MRS revealed a lactate peak in all of the 19 cases in this study, suggesting that the presence of a lactate peak in MRS is more sensitive than the level of serum lactate.2 Patients with lesions additional to basal ganglia involvement in the initial neuroimaging tended to have a poor functional outcome and show severe neurological deterioration during follow-up. These findings suggest that the presence of lesions additional to basal ganglia involvement on brain MRI at the time of initial diagnosis reflects a greater extent of mitochondrial dysfunction; this leads to cellular damage and therefore predicts a poor functional outcome and neurological deterioration. Brain MRI performed at presentation can be considered as suitable for revealing prognostic factors predicting the functional outcome and neurological course.

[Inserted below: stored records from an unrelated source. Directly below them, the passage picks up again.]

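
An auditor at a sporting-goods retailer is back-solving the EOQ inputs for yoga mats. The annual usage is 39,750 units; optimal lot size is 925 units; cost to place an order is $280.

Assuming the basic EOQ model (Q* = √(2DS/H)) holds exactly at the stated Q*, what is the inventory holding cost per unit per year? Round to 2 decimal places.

From Q* = √(2DS/H) ⇒ Q*² = 2DS/H.
H = 2DS / Q² = 2 × 39,750 × 280 / 925² = 26.0161

$26.02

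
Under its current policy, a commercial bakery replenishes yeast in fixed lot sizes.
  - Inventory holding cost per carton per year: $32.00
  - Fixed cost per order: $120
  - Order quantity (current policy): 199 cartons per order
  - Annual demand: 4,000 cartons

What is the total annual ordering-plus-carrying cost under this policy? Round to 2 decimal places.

$5,596.06

Annual ordering cost = (D/Q)·S = (4,000/199) × 120 = $2,412.06
Annual holding cost  = (Q/2)·H = (199/2) × 32 = $3,184.00
Total = $2,412.06 + $3,184.00 = $5,596.06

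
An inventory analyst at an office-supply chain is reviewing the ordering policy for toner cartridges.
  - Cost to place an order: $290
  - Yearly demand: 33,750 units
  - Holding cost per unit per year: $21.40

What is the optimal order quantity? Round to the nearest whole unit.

956 units

Q* = √(2·D·S / H) = √(2·33,750·290 / 21.4) = √914,719.6 ≈ 956.41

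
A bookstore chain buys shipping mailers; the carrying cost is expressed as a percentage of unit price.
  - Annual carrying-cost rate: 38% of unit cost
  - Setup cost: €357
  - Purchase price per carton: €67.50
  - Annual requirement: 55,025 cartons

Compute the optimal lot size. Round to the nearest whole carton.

1,238 cartons

Carrying cost H = €67.5 × 38% = €25.6500/carton/yr
Optimal lot size Q* = (2 × 55,025 × €357 / €25.65)^½ ≈ 1,237.61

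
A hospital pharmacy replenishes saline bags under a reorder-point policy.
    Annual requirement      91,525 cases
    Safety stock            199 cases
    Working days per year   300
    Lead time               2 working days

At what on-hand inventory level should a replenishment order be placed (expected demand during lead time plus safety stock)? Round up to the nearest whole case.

Daily demand d = 91,525 / 300 = 305.083 cases/day
Demand during lead time = 305.083 × 2 = 610.17
Reorder point = 610.17 + 199 = 809.17 → round up

810 cases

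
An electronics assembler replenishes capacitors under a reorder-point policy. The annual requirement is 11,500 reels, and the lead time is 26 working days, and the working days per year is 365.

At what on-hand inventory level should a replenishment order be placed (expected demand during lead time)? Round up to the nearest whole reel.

Daily demand d = 11,500 / 365 = 31.507 reels/day
Demand during lead time = 31.507 × 26 = 819.18
Reorder point = 819.18 → round up

820 reels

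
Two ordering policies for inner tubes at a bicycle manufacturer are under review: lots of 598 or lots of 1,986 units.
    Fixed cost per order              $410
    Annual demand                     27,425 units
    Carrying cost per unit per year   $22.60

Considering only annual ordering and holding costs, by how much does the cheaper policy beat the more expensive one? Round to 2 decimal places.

For each Q, cost = (D/Q)·S + (Q/2)·H.
TC(598) = (27,425/598)×410 + (598/2)×22.6 = $25,560.49
TC(1,986) = (27,425/1,986)×410 + (1,986/2)×22.6 = $28,103.56
|ΔTC| = |$25,560.49 − $28,103.56| = $2,543.06

$2,543.06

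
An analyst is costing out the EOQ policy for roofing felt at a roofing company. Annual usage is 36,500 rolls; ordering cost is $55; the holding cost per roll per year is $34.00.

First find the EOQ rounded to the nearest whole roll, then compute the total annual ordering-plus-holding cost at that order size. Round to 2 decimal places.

2DS/H = 2·36,500·55/34 = 118,088.24
EOQ = √118,088.24 ≈ 343.64 → Q = 344 rolls
Ordering: D/Q × S = 36,500/344 × $55 = $5,835.76
Holding:  Q/2 × H = 344/2 × $34 = $5,848.00
Total = $5,835.76 + $5,848.00 = $11,683.76

$11,683.76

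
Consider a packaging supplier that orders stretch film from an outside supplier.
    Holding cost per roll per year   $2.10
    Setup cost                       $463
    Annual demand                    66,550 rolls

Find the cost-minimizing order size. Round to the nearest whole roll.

5,417 rolls

Q* = √(2·D·S / H) = √(2·66,550·463 / 2.1) = √29,345,381.0 ≈ 5,417.14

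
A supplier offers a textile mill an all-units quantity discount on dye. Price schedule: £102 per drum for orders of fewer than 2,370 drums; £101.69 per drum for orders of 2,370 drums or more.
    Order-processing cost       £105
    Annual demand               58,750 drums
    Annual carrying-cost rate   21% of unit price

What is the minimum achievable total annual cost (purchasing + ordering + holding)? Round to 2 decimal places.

H₁ = 21%×£102 = £21.4200;  H₂ = 21%×£101.69 = £21.3549
EOQ₁ = √(2×58,750×105/21.4200) = 758.93  (< 2,370, feasible at tier 1)
EOQ₂ = √(2×58,750×105/21.3549) = 760.09  (< 2,370 → use Q = 2,370 at tier-2 price)
TC(tier 1 (EOQ₁), Q≈758.9) = £6,008,756.36
TC(tier 2, Q≈2,370.0) = £6,002,195.90
Minimum at tier 2: £6,002,195.90

£6,002,195.90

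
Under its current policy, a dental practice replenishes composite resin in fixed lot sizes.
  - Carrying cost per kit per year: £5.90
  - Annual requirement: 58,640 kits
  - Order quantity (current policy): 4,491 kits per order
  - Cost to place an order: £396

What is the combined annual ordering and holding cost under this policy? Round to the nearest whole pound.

£18,419

Annual ordering cost = (D/Q)·S = (58,640/4,491) × 396 = £5,170.66
Annual holding cost  = (Q/2)·H = (4,491/2) × 5.9 = £13,248.45
Total = £5,170.66 + £13,248.45 = £18,419.11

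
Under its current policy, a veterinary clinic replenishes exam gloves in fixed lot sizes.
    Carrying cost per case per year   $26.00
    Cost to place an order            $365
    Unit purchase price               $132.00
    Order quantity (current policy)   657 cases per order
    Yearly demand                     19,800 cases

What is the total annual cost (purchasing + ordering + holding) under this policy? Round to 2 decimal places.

Annual ordering cost = (D/Q)·S = (19,800/657) × 365 = $11,000.00
Annual holding cost  = (Q/2)·H = (657/2) × 26 = $8,541.00
Purchase cost = D·C = 19,800 × 132 = $2,613,600.00
Total = $11,000.00 + $8,541.00 + $2,613,600.00 = $2,633,141.00

$2,633,141.00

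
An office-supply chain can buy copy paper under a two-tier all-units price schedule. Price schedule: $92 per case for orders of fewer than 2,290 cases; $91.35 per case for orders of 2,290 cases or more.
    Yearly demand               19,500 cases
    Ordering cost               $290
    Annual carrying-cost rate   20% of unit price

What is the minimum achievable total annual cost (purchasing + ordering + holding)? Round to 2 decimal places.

$1,804,713.58

H₁ = 20%×$92 = $18.4000;  H₂ = 20%×$91.35 = $18.2700
EOQ₁ = √(2×19,500×290/18.4000) = 784.01  (< 2,290, feasible at tier 1)
EOQ₂ = √(2×19,500×290/18.2700) = 786.80  (< 2,290 → use Q = 2,290 at tier-2 price)
TC(tier 1 (EOQ₁), Q≈784.0) = $1,808,425.81
TC(tier 2, Q≈2,290.0) = $1,804,713.58
Minimum at tier 2: $1,804,713.58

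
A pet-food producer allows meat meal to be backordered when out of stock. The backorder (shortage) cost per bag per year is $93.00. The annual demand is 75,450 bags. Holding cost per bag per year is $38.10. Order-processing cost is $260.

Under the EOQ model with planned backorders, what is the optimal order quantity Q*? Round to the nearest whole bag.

Basic EOQ = √(2·75,450·260/38.1) = 1,014.773
Backorder adjustment √((H+b)/b) = √((38.1+93)/93) = 1.1873
Q* = 1,014.773 × 1.1873 ≈ 1,204.84

1,205 bags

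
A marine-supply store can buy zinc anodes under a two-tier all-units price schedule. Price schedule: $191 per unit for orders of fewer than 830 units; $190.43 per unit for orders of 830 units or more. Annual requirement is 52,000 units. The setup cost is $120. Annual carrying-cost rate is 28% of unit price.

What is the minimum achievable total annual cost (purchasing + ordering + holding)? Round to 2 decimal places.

H₁ = 28%×$191 = $53.4800;  H₂ = 28%×$190.43 = $53.3204
EOQ₁ = √(2×52,000×120/53.4800) = 483.07  (< 830, feasible at tier 1)
EOQ₂ = √(2×52,000×120/53.3204) = 483.79  (< 830 → use Q = 830 at tier-2 price)
TC(tier 1 (EOQ₁), Q≈483.1) = $9,957,834.67
TC(tier 2, Q≈830.0) = $9,932,006.04
Minimum at tier 2: $9,932,006.04

$9,932,006.04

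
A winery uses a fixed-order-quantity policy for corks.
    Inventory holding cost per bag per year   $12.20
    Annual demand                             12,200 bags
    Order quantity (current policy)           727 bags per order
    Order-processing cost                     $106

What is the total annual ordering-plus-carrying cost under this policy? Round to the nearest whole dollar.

$6,214

Annual ordering cost = (D/Q)·S = (12,200/727) × 106 = $1,778.82
Annual holding cost  = (Q/2)·H = (727/2) × 12.2 = $4,434.70
Total = $1,778.82 + $4,434.70 = $6,213.52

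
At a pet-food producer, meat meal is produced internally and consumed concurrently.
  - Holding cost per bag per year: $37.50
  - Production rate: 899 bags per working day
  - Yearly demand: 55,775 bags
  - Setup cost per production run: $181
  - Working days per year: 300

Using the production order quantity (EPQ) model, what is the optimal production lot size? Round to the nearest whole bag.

824 bags

d = 55,775/300 = 185.9167 bags/day;  effective holding cost H(1 − d/p) = 37.5·(1 − 185.9167/899) = 29.74486
Q* = √(2DS / H_eff) = √(2·55,775·181 / 29.74486) ≈ 823.89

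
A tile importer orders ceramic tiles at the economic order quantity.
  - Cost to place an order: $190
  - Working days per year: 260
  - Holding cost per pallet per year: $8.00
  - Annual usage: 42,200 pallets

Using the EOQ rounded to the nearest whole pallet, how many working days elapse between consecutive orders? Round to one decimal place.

8.7 days

EOQ = √(2DS/H) = √(2 × 42,200 × 190 / 8)
    = √(2,004,500.00) ≈ 1,415.80 → Q = 1,416 pallets
Days between orders = 260 / (D/Q) = 260 / 29.802 ≈ 8.724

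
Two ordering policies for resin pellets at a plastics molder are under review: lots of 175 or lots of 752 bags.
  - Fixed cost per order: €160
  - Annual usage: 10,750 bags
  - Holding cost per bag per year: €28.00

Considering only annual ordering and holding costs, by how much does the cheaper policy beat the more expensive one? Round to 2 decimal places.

TC(Q) = (D/Q)S + (Q/2)H
TC(175) = (10,750/175)×160 + (175/2)×28 = €12,278.57
TC(752) = (10,750/752)×160 + (752/2)×28 = €12,815.23
|ΔTC| = |€12,278.57 − €12,815.23| = €536.66

€536.66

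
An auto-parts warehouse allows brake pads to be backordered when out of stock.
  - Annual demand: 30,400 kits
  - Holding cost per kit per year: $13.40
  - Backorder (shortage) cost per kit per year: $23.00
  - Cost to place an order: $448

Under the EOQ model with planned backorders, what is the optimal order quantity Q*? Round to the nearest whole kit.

1,794 kits

Q* = √(2DS/H) · √((H + b)/b)
   = √(2 × 30,400 × 448 / 13.4) · √((13.4 + 23) / 23)
   = 1,425.734 × 1.2580 ≈ 1,793.60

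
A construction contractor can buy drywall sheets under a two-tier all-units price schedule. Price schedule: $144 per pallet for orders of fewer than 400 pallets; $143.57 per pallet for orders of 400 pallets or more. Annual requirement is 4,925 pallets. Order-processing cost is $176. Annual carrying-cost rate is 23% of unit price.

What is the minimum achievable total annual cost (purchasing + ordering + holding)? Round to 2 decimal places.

$715,853.47

H₁ = 23%×$144 = $33.1200;  H₂ = 23%×$143.57 = $33.0211
EOQ₁ = √(2×4,925×176/33.1200) = 228.79  (< 400, feasible at tier 1)
EOQ₂ = √(2×4,925×176/33.0211) = 229.13  (< 400 → use Q = 400 at tier-2 price)
TC(tier 1 (EOQ₁), Q≈228.8) = $716,777.39
TC(tier 2, Q≈400.0) = $715,853.47
Minimum at tier 2: $715,853.47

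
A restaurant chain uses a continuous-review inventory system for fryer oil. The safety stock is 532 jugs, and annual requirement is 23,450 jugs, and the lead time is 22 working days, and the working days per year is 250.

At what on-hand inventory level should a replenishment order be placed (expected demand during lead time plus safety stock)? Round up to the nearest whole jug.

2,596 jugs

Daily demand d = 23,450 / 250 = 93.800 jugs/day
Demand during lead time = 93.800 × 22 = 2,063.60
Reorder point = 2,063.60 + 532 = 2,595.60 → round up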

In addition, an increased extent of involvement of brain MRI findings was significantly associated with the neurological progression of LS, as expected. Neuroradiological progression on follow-up MRI may indicate worsening of the clinical course.6,11 The prognostic factors of functional outcome identified in this study, such as age at onset and initial neuroimaging findings, were consistent with the predictors of survival found in a recent multicenter study.7
In conclusion, this relatively large and long-term follow-up study investigated the clinical, radiological, biochemical, and genetic features of children with LS. Several prognostic factors of the clinical course and functional outcome were identified. Isolated complex I deficiency was the most common MRC defect observed in our patients with LS. The targeted sequencing of mitochondrial DNA led to the identification of mutations in 28% of the patients, among which mutation of the ND genes was most common. The present results suggest that the clinical functional outcome of LS can be better than that expected based on the results obtained in previous studies. We suggest that an onset before 1 year of age and the involvement of lesions additional to those in the basal ganglia in the initial neuroimaging are prognostic indicators of a poor clinical course and functional outcome in LS.
Acknowledgements
This study was supported by a grant of the Korea Healthcare Technology R&D project through the Korea Health Industry Development Institute (KHIDI), funded by the Ministry for Health & Welfare, Republic of Korea (Grant No. HI12C0066).
Footnotes
Conflicts of Interest: The authors have no financial conflicts of interest.